Having just exhibited his dancing skills, a proud Karthik C, 13, was literally over the moon. With the tri-colour painted on his cheeks, the lad was bursting with energy. But, one question about his past and, a grave seriousness takes over.

It has been two years since Karthik who is presently in Class VI was brought to the Centre from the Majestic railway station. Although he occasionally goes home during holidays, he, however, does not like to stay there very long. “My parents discourage me to come back here and they want me to take care of my younger ones,” said Karthik. Before his life at the Centre Karthik’s was staying with his family of four in the remote corners of Whitefield till he one day decided to run away. “I was fed up of the daily beatings of my drunkard father,” he said.

The right of children to study and their freedom to just ‘remain children’ is being constantly infringed upon on a daily basis by ignorant parents and other members of their own family more than anyone else.

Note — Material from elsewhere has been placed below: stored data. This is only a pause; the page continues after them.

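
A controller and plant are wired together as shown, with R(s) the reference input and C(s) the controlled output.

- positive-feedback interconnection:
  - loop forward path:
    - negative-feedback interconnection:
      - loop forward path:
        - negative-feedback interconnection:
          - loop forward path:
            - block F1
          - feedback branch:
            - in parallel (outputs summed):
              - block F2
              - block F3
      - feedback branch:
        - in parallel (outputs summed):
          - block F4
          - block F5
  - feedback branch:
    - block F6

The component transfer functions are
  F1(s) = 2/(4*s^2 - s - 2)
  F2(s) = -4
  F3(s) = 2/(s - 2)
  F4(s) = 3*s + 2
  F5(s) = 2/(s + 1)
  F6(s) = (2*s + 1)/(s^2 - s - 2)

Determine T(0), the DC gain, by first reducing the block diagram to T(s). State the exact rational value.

Reducing step by step:

[1] combine F2, F3 in parallel -> (10 - 4*s)/(s - 2)
[2] reduce the feedback loop with forward F1 and return (F2+F3) -> (2*s - 4)/(4*s^3 - 9*s^2 - 8*s + 24)
[3] sum the parallel branches F4, F5 -> (3*s^2 + 5*s + 4)/(s + 1)
[4] reduce the feedback loop with forward [F1/(1+F1*(F2+F3))] and return (F4+F5) -> (2*s^2 - 2*s - 4)/(4*s^4 + s^3 - 19*s^2 + 4*s + 8)
[5] feedback reduction of [[F1/(1+F1*(F2+F3))]/(1+[F1/(1+F1*(F2+F3))]*(F4+F5))], F6 -> (2*s^2 - 2*s - 4)/(4*s^4 + s^3 - 19*s^2 + 6)
Step 5 gives the overall T(s). Then T(0) = -4/6 = -2/3.

Answer: -2/3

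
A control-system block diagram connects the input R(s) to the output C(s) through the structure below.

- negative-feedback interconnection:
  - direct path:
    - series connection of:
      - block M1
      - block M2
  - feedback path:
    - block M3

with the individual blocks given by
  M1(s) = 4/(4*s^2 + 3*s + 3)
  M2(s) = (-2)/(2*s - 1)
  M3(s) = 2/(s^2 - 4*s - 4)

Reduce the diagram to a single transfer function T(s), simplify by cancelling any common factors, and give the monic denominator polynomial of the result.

Reducing step by step:

Step 1. reduce the series chain M1, M2: (-8)/(8*s^3 + 2*s^2 + 3*s - 3)
Step 2. close the feedback loop around (M1*M2), M3: (-8*s^2 + 32*s + 32)/(8*s^5 - 30*s^4 - 37*s^3 - 23*s^2 - 4)
T(s) is the step-2 result (common factors already cancelled). Leading coefficient of the denominator: 8. Divide through by 8 for the monic polynomial.

Answer: s^5 - 15*s^4/4 - 37*s^3/8 - 23*s^2/8 - 1/2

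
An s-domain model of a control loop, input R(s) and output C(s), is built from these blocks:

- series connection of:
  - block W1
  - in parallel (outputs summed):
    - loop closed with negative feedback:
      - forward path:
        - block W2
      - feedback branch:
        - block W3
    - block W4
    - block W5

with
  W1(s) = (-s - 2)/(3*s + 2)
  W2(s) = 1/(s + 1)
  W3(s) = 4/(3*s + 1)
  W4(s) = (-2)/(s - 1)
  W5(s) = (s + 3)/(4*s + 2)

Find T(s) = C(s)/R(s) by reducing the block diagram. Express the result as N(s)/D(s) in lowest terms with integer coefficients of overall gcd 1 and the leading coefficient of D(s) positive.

Reducing step by step:

(1) collapse the loop (W2 forward, W3 return) gives (3*s + 1)/(3*s^2 + 4*s + 5)
(2) sum the parallel branches [W2/(1+W2*W3)], W4, W5 gives (3*s^4 - 2*s^3 - 42*s^2 - 66*s - 37)/(12*s^4 + 10*s^3 + 6*s^2 - 18*s - 10)
(3) combine W1, ([W2/(1+W2*W3)]+W4+W5) in series: this yields T(s), and no further normalization is needed

Answer: (-3*s^5 - 4*s^4 + 46*s^3 + 150*s^2 + 169*s + 74)/(36*s^5 + 54*s^4 + 38*s^3 - 42*s^2 - 66*s - 20)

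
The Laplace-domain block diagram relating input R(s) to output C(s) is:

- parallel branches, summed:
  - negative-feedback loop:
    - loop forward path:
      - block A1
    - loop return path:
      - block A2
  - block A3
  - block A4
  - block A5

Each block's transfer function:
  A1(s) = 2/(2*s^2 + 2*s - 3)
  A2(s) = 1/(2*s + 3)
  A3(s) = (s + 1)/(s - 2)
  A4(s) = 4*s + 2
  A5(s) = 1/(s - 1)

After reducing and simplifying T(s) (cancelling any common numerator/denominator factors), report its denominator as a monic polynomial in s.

The answer is s^5 - s^4/2 - 11*s^3/2 + 13*s^2/4 + 21*s/4 - 7/2.

Reasoning:
1. reduce the feedback loop with forward A1 and return A2 gives (4*s + 6)/(4*s^3 + 10*s^2 - 7)
2. parallel reduction of [A1/(1+A1*A2)], A3, A4, A5 gives (16*s^6 + 4*s^5 - 78*s^4 + 10*s^3 + 67*s^2 - 31*s + 5)/(4*s^5 - 2*s^4 - 22*s^3 + 13*s^2 + 21*s - 14)
No further cancellation is possible in the step-2 result, so that is T(s). Its denominator becomes monic after dividing by the leading coefficient 4.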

“A good percentage of children don’t return when they go home. Weeks become months as parents keep delaying their return. Enquiries show that their parents would prefer them work than study and, therefore prevent them from returning to the centre,” said Fr George P S , executive director, Bosco Mane.

Prema’s case

A big fan of the famous Kannada singer, Gurukiran, Prema D, 17, also wants to become a singer just like her idol. In fact, just the day before, she hosted an entire half-an-hour show on the radio channel, 95.4 FM. “I have also sung in a number of school competitions and other functions,” said Prema. Life, however, has been one big struggle for Prema before the present stability. She was literally in tears when she recounted events from her past life.

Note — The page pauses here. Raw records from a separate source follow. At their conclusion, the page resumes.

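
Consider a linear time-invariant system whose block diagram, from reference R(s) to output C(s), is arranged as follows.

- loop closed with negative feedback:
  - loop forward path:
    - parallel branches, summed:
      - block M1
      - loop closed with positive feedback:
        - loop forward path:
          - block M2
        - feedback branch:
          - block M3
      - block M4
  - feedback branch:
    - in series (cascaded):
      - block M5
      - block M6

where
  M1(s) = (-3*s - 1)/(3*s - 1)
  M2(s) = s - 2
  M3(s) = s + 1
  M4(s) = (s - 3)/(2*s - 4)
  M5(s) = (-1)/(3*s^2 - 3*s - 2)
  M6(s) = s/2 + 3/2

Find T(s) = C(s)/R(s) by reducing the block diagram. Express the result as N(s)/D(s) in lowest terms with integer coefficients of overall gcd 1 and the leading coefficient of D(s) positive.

Answer: (-18*s^6 + 282*s^4 - 474*s^3 - 12*s^2 + 234*s + 52)/(36*s^6 - 153*s^5 + 108*s^4 + 275*s^3 - 387*s^2 + 50*s + 87)

Working:
[1] collapse the loop (M2 forward, M3 return): (2 - s)/(s^2 - s - 3)
[2] add M1, [M2/(1-M2*M3)], M4 (parallel): (-3*s^4 - 3*s^3 + 42*s^2 - 39*s - 13)/(6*s^4 - 20*s^3 + 38*s - 12)
[3] multiply M5, M6 (series): (-s - 3)/(6*s^2 - 6*s - 4)
[4] apply the feedback formula to (M1+[M2/(1-M2*M3)]+M4), (M5*M6), giving the overall T(s)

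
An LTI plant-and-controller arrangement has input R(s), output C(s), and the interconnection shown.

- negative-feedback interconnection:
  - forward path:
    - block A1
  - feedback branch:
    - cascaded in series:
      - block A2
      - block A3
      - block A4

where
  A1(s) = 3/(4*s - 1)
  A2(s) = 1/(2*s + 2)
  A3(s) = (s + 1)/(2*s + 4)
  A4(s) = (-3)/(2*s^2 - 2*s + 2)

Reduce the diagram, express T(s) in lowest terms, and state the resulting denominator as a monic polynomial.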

After her mother died when she was a five-year-old, she was taken to her grandparents house and they made her to do the household chores rather than study. Having a drunkard father only aggravated the situation. “I was made to do all the household chores and was very depressed.”

A number of children in her locality were studying in higher classes than her and this fact further spiralled her depression. She was brought to the Centre by her maternal aunt a year ago and now studies in Class IX. “There was a time when I did not even have the confidence to look at people and talk to them. However, now, not only can I address to a large audience but also can sing in front of them without any fear.”

Expert speak

According to Nagasimha G Rao, director, Child Right’s Trust, the usual tendency of parents is to silence children stating that they are too small to have an opinion. On the contrary, children should be allowed to speak and it is the duty of parents to listen and respect their opinions. Not only parents even governments should listen to what they have to say,” said Rao.

In fact, Article 12 of the United Nations Convention on the Right of Children talks about a child’s right to participate and have a say on any matter and, this is a very crucial aspect for a child’s overall development, he explained.